Saturday, August 4, 2018

Mk. 15:24-32; Lk. 23:33-43


Today’s passages describe events in the first three of the six hours Jesus was on the cross, where He bore our sins and our guilt.  The journey from the Praetorium to Golgotha was difficult because of the terrible physical condition of the One being crucified; that is why the help of Simon of Cyrene was demanded by the Romans.  The journey itself was not likely difficult because the cross was to be placed next to a busy road, not up on top of a hill as we commonly imagine.  As we often tell people at the Garden Tomb, it was not up on a hill where you could see it for miles; it was next to a road where you were up close and personal with someone in a lot of pain.  We are told that many people passed by the cross of Christ (John 19:20).

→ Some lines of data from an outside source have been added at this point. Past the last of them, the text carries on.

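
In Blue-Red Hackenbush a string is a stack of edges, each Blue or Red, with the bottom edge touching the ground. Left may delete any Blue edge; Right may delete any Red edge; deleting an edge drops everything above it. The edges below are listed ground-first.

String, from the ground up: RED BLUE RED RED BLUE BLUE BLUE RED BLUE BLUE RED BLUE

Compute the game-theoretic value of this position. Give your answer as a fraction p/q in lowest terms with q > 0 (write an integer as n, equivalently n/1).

Recurse on prefixes of the 12-edge string RED BLUE RED RED BLUE BLUE BLUE RED BLUE BLUE RED BLUE:
step 1: add RED to get R; options L={ ∅ } R={ 0 } = -1
step 2: add BLUE to get RB; options L={ -1 } R={ 0 } = -1/2
step 3: add RED to get RBR; options L={ -1 } R={ -1/2 0 } = -3/4
step 4: add RED to get RBRR; options L={ -1 } R={ -3/4 -1/2 0 } = -7/8
step 5: add BLUE to get RBRRB; options L={ -1 -7/8 } R={ -3/4 -1/2 0 } = -13/16
step 6: add BLUE to get RBRRBB; options L={ -1 -7/8 -13/16 } R={ -3/4 -1/2 0 } = -25/32
step 7: add BLUE to get RBRRBBB; options L={ -1 -7/8 -13/16 -25/32 } R={ -3/4 -1/2 0 } = -49/64
step 8: add RED to get RBRRBBBR; options L={ -1 -7/8 -13/16 -25/32 } R={ -49/64 -3/4 -1/2 0 } = -99/128
step 9: add BLUE to get RBRRBBBRB; options L={ -1 -7/8 -13/16 -25/32 -99/128 } R={ -49/64 -3/4 -1/2 0 } = -197/256
step 10: add BLUE to get RBRRBBBRBB; options L={ -1 -7/8 -13/16 -25/32 -99/128 -197/256 } R={ -49/64 -3/4 -1/2 0 } = -393/512
step 11: add RED to get RBRRBBBRBBR; options L={ -1 -7/8 -13/16 -25/32 -99/128 -197/256 } R={ -393/512 -49/64 -3/4 -1/2 0 } = -787/1024
step 12: add BLUE to get RBRRBBBRBBRB; options L={ -1 -7/8 -13/16 -25/32 -99/128 -197/256 -787/1024 } R={ -393/512 -49/64 -3/4 -1/2 0 } = -1573/2048

-1573/2048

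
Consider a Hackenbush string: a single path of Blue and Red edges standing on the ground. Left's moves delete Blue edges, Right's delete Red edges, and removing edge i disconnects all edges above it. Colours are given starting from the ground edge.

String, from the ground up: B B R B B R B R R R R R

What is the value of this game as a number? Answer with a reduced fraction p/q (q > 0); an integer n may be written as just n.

1857/1024

edge 1 of 12 (B): { 0 | ∅ } ⇒ 1
edge 2 of 12 (B): { 0,1 | ∅ } ⇒ 2
edge 3 of 12 (R): { 0,1 | 2 } ⇒ 3/2
edge 4 of 12 (B): { 0,1,3/2 | 2 } ⇒ 7/4
edge 5 of 12 (B): { 0,1,3/2,7/4 | 2 } ⇒ 15/8
edge 6 of 12 (R): { 0,1,3/2,7/4 | 15/8,2 } ⇒ 29/16
edge 7 of 12 (B): { 0,1,3/2,7/4,29/16 | 15/8,2 } ⇒ 59/32
edge 8 of 12 (R): { 0,1,3/2,7/4,29/16 | 59/32,15/8,2 } ⇒ 117/64
edge 9 of 12 (R): { 0,1,3/2,7/4,29/16 | 117/64,59/32,15/8,2 } ⇒ 233/128
edge 10 of 12 (R): { 0,1,3/2,7/4,29/16 | 233/128,117/64,59/32,15/8,2 } ⇒ 465/256
edge 11 of 12 (R): { 0,1,3/2,7/4,29/16 | 465/256,233/128,117/64,59/32,15/8,2 } ⇒ 929/512
edge 12 of 12 (R): { 0,1,3/2,7/4,29/16 | 929/512,465/256,233/128,117/64,59/32,15/8,2 } ⇒ 1857/1024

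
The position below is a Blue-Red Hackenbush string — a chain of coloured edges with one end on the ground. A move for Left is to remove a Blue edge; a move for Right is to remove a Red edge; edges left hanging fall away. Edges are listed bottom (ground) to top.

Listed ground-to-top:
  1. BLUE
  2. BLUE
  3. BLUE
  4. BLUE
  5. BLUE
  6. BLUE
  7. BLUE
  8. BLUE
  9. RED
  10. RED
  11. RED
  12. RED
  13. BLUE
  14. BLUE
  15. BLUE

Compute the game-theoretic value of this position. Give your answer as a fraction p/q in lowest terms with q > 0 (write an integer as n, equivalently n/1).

911/128

Recurse on prefixes of the 15-edge string BLUE BLUE BLUE BLUE BLUE BLUE BLUE BLUE RED RED RED RED BLUE BLUE BLUE:
B: Left { 0 }, Right {  } => simplest 1
BB: Left { 0,1 }, Right {  } => simplest 2
BBB: Left { 0,1,2 }, Right {  } => simplest 3
BBBB: Left { 0,1,2,3 }, Right {  } => simplest 4
BBBBB: Left { 0,1,2,3,4 }, Right {  } => simplest 5
BBBBBB: Left { 0,1,2,3,4,5 }, Right {  } => simplest 6
BBBBBBB: Left { 0,1,2,3,4,5,6 }, Right {  } => simplest 7
BBBBBBBB: Left { 0,1,2,3,4,5,6,7 }, Right {  } => simplest 8
BBBBBBBBR: Left { 0,1,2,3,4,5,6,7 }, Right { 8 } => simplest 15/2
BBBBBBBBRR: Left { 0,1,2,3,4,5,6,7 }, Right { 15/2,8 } => simplest 29/4
BBBBBBBBRRR: Left { 0,1,2,3,4,5,6,7 }, Right { 29/4,15/2,8 } => simplest 57/8
BBBBBBBBRRRR: Left { 0,1,2,3,4,5,6,7 }, Right { 57/8,29/4,15/2,8 } => simplest 113/16
BBBBBBBBRRRRB: Left { 0,1,2,3,4,5,6,7,113/16 }, Right { 57/8,29/4,15/2,8 } => simplest 227/32
BBBBBBBBRRRRBB: Left { 0,1,2,3,4,5,6,7,113/16,227/32 }, Right { 57/8,29/4,15/2,8 } => simplest 455/64
BBBBBBBBRRRRBBB: Left { 0,1,2,3,4,5,6,7,113/16,227/32,455/64 }, Right { 57/8,29/4,15/2,8 } => simplest 911/128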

The mockery which had started in the Praetorium with the soldiers continued at Calvary.  As an insult the soldiers offered Jesus sour wine which might have been different that the wine mingled with myrrh of which Mark speaks.  Both the mockery (Ps. 22:6-8) and what He was offered to drink (Ps. 69:21) were fulfillments of specific Messianic prophecies.  The gall, according to Gesenius (FG), the Hebrew scholar, may have been the anesthetic-like drug from the poppy offered to victims of crucifixion to deaden the pain.  Jesus refused this.  In no way did He mitigate His suffering for us.
Another specific fulfillment of prophecy was that Psalm 22:17 predicted the soldiers dividing His garments by casting lots.  It was typical for four soldiers to attend to a crucifixion, along with their centurion, their purpose being to keep anyone from removing the body from the cross.  In a passage that may not be in the original (Mk. 15:28) we are reminded, as Jesus was crucified with two criminals, that Isaiah prophesied He would be numbered with the transgressors (53:12).  Whether the passage is genuine or not it is true.

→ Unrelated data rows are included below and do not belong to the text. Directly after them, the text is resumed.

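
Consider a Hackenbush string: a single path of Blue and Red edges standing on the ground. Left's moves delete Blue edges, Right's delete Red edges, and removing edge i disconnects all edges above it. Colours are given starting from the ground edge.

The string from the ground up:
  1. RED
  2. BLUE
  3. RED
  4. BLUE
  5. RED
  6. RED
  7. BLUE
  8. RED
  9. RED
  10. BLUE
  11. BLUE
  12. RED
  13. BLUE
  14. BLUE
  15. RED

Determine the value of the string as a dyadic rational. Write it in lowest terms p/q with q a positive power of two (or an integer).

R: Left {  }, Right { 0 } ⇒ simplest -1
RB: Left { -1 }, Right { 0 } ⇒ simplest -1/2
RBR: Left { -1 }, Right { -1/2 0 } ⇒ simplest -3/4
RBRB: Left { -1 -3/4 }, Right { -1/2 0 } ⇒ simplest -5/8
RBRBR: Left { -1 -3/4 }, Right { -5/8 -1/2 0 } ⇒ simplest -11/16
RBRBRR: Left { -1 -3/4 }, Right { -11/16 -5/8 -1/2 0 } ⇒ simplest -23/32
RBRBRRB: Left { -1 -3/4 -23/32 }, Right { -11/16 -5/8 -1/2 0 } ⇒ simplest -45/64
RBRBRRBR: Left { -1 -3/4 -23/32 }, Right { -45/64 -11/16 -5/8 -1/2 0 } ⇒ simplest -91/128
RBRBRRBRR: Left { -1 -3/4 -23/32 }, Right { -91/128 -45/64 -11/16 -5/8 -1/2 0 } ⇒ simplest -183/256
RBRBRRBRRB: Left { -1 -3/4 -23/32 -183/256 }, Right { -91/128 -45/64 -11/16 -5/8 -1/2 0 } ⇒ simplest -365/512
RBRBRRBRRBB: Left { -1 -3/4 -23/32 -183/256 -365/512 }, Right { -91/128 -45/64 -11/16 -5/8 -1/2 0 } ⇒ simplest -729/1024
RBRBRRBRRBBR: Left { -1 -3/4 -23/32 -183/256 -365/512 }, Right { -729/1024 -91/128 -45/64 -11/16 -5/8 -1/2 0 } ⇒ simplest -1459/2048
RBRBRRBRRBBRB: Left { -1 -3/4 -23/32 -183/256 -365/512 -1459/2048 }, Right { -729/1024 -91/128 -45/64 -11/16 -5/8 -1/2 0 } ⇒ simplest -2917/4096
RBRBRRBRRBBRBB: Left { -1 -3/4 -23/32 -183/256 -365/512 -1459/2048 -2917/4096 }, Right { -729/1024 -91/128 -45/64 -11/16 -5/8 -1/2 0 } ⇒ simplest -5833/8192
RBRBRRBRRBBRBBR: Left { -1 -3/4 -23/32 -183/256 -365/512 -1459/2048 -2917/4096 }, Right { -5833/8192 -729/1024 -91/128 -45/64 -11/16 -5/8 -1/2 0 } ⇒ simplest -11667/16384

-11667/16384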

Jesus also spoke from His cross.  The seven words He spoke are all memorable and worthy of our meditation.  Let us consider the first of those sayings.

First: Father forgive them, for they do not know what they do.

What did Jesus mean by this?  We should note that the New Testament gives us answers to this question.  For example, according to 1 Cor. 2:7-8, the rulers of this world did not understand the wisdom of God that was at work in the death of Christ.  To them it was a mystery.  We also know that Peter, in Ac. 3:17, acknowledged the ignorance of the Jews in killing the Prince of life.  Paul used the same term of himself, that what he had done in persecuting Christians, he had done ignorantly in unbelief (1 Tim. 2:13).  The Scriptures tell us that Israel suffered under a blindness, a blindness that was the result first of their unbelief, but then by the hand of God lest they should see … and hear … and understand with their hearts and turn (Isa. 6:9-10; Mt. 13:15).  God was working His will in the death of Christ that, having loved the world, those in the world might believe on the Lord Jesus and have everlasting life.

Is Jesus excusing what they did?  Note carefully what He said: Father forgive them!  Where forgiveness is necessary there is sin; there is accountability.  The rulers of this world (i.e. Pilate and Herod and those who served them) committed a sin in condemning this One in whom they found no fault.  The Jews were wrong to unjustly condemn an innocent Man and to reject the One whose life had been a powerful statement of His Messianic office.  Peter said this much in his Pentecostal sermon: Jesus … a Man attested by God to you … you have taken by lawless hands, have crucified, and put to deathGod made this Jesus whom you crucified, both Lord and Christ (Ac.2:22,23,36).
So Jesus made a true statement.  Those involved in the crucifixion were sinners and they were committing sin with Him.  But they did not, they could not, understand the deep truth of this event.  What is amazing is that forgiveness from God, whatever the situation, whoever the sinner, is unavailable apart from the death of our Lord Jesus Christ.  What He asked the Father for He was providing by this brutal and shameful death.